KHAIRAT AL_SALEHKhairat started her career as a professional ceramist in 1991. In this medium,  Khairat fulfils the role she loves most, the role of the artist setting out on a journey towards times immemorial in order to gain intimations of times to come.   She believes that pots are the greatest space and time travellers.  They hold time still in perpetuity and being, like us, made from primordial mud; they have a kind of indestructible eloquence. Here too, her main inspiration is derived from the multi-coloured heritage of the Middle East spanning nearly 10,000 years during which the art of the potter played a central role which culminated in periods of superb intense flowering matched by leaps of achievement which introduced new techniques such as lustre, cobalt blue and tin glazing. As a thrower, a painter and a designer, Khairat fulfils the various roles of the potter.  She experiments with all types of clay and glazes and uses lustre as an integral part of the design.  She hopes that as a ceramist in particular she can bridge the artificial gap between art and craft, thereby enacting one of the great ideals of Islamic art.

 

As a printmaker, Khairat’s work displays a great variety of colours and liberal use of embossing styles.  She utilizes Western techniques to their limits, revolutionising them as she fuses West and East with passionate intensity.  She inks the plates herself to emphasise the originality of each new print, liberating the printing process from rigidly imposed patterns and conventions.

 

As a glassmaker, her most recent branching into other forms and media, she is exploring the glory of light as reflected and filtered through glass. In the glass world one discovers a fourth dimension: living light. Instead of painting with brushes, the artist can paint with light as it explodes through multi-coloured glass.

 

 

I dream, therefore my works of art dream with me, not excluding pain, but courting the light despite the tragedies that overwhelm our world.  I believe in art, in its limitless capacity to ennoble the spirit and the intellect and to refine the senses

 

Khairat Al-Saleh

 

 

 

Public Collections

The National Art Gallery, Amman, Jordan

GATT Gallery, U.N. ,Geneva

World Museum, Rotterdam

Darat  al Funun, Amman, Jordan

Westminster Bank, London

 

Publications

Fabled Cities, Princes and Jinn from Arab myths and Legends, published by Peter Lowe in London

Translation into Arabic of some of the verse plays of W.B. Yeats.
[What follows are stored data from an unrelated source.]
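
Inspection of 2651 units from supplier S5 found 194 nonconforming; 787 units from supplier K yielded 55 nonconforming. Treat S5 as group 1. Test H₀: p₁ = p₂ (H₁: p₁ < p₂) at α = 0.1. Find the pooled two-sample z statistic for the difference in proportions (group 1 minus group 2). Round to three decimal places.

p̂₁ = 194/2651 = 0.07318, p̂₂ = 55/787 = 0.06989.
Pooled p̂ = (194+55)/(2651+787) = 249/3438 = 0.07243.
SE = √(0.0671803 × 0.00164786) = 0.01052.
z = (0.07318 − 0.06989)/0.01052 = 0.00329/0.01052 = 0.313.
p-value = P(Z < 0.313) ≈ 0.6229; since p > α = 0.1, fail to reject H₀.

z = 0.313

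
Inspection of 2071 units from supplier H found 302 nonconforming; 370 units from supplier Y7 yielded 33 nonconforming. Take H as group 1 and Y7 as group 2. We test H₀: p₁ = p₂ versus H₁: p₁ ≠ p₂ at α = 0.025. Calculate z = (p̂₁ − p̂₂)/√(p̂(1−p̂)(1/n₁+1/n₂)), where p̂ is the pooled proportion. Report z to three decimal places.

p̂₁ = 302/2071 ≈ 0.14582, p̂₂ = 33/370 ≈ 0.08919.
Pooled p̂ = (302+33)/(2071+370) = 335/2441 = 0.13724.
SE = √(0.118404 × 0.00318556) = 0.01942.
z = (0.14582 − 0.08919)/0.01942 = 0.05663/0.01942 = 2.916.
Two-sided p-value ≈ 2·Φ(−2.916) = 0.0035. With α = 0.025, reject H₀.

z = 2.916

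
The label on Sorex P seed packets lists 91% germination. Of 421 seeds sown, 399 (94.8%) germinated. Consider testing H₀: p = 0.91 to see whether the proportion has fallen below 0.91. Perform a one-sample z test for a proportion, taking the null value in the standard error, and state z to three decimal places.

p̂ = 399/421 ≈ 0.947743.
Under H₀, SE = √(0.91·0.09/421) = √(0.000194537) = 0.013948.
z = (0.947743 − 0.91)/0.013948 = 0.037743/0.013948 = 2.706.
p-value = P(Z < 2.706) ≈ 0.9966.

z = 2.706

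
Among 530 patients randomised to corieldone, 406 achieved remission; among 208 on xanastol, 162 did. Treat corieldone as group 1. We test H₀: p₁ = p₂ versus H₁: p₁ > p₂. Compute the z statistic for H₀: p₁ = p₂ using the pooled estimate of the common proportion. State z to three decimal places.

p̂₁ = 406/530 = 0.76604, p̂₂ = 162/208 = 0.77885.
Pooled p̂ = (406+162)/(530+208) = 568/738 = 0.76965.
SE = √(0.17729 × 0.00669448) = 0.03445.
z = (0.76604 − 0.77885)/0.03445 = -0.01281/0.03445 = -0.372.
p-value = P(Z > -0.372) ≈ 0.6450.

z = -0.372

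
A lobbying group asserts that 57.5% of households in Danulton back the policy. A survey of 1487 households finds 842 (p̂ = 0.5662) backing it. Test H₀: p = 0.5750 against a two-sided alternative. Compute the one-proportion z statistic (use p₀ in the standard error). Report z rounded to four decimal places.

p̂ = 842/1487 ≈ 0.5662408.
Standard error under H₀: √(0.575×0.425/1487) = 0.0128196.
z = (0.5662408 − 0.575)/0.0128196 = -0.0087592/0.0128196 = -0.6833.

z = -0.6833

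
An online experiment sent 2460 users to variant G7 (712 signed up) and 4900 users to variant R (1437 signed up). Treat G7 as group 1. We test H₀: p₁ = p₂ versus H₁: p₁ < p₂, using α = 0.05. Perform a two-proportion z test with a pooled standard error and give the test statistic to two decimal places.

p̂₁ = 712/2460 = 0.28943, p̂₂ = 1437/4900 = 0.29327.
Pooled p̂ = (712+1437)/(2460+4900) = 2149/7360 = 0.29198.
SE = √(0.206729 × 0.000610586) = 0.01124.
z = (0.28943 − 0.29327)/0.01124 = -0.00384/0.01124 = -0.34.
p-value = P(Z < -0.341) ≈ 0.3664; since p > α = 0.05, fail to reject H₀.

z = -0.34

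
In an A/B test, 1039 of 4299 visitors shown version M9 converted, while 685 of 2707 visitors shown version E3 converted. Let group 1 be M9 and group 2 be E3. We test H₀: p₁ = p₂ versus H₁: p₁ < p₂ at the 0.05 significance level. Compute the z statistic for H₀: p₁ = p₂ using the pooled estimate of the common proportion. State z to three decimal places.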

Several articles and lectures on Arab Art.

Co-another and  editor consultant for a Linguaphone programme to teach Arabic to English speaking students.

 

Broadcastings

Poems by the artist broadcasted from the BBC Arabic Service

 

Lectures

Several lectures on art and the journey of the artist through time and between cultures

 

TV and the press

Several reviews in Arabic, Dutch and English published on the art of the artist in the British and Arab newspapers and magazines.

Interview by MBC, 1995.

Interview by Al-Jazeera TV in London, 2000.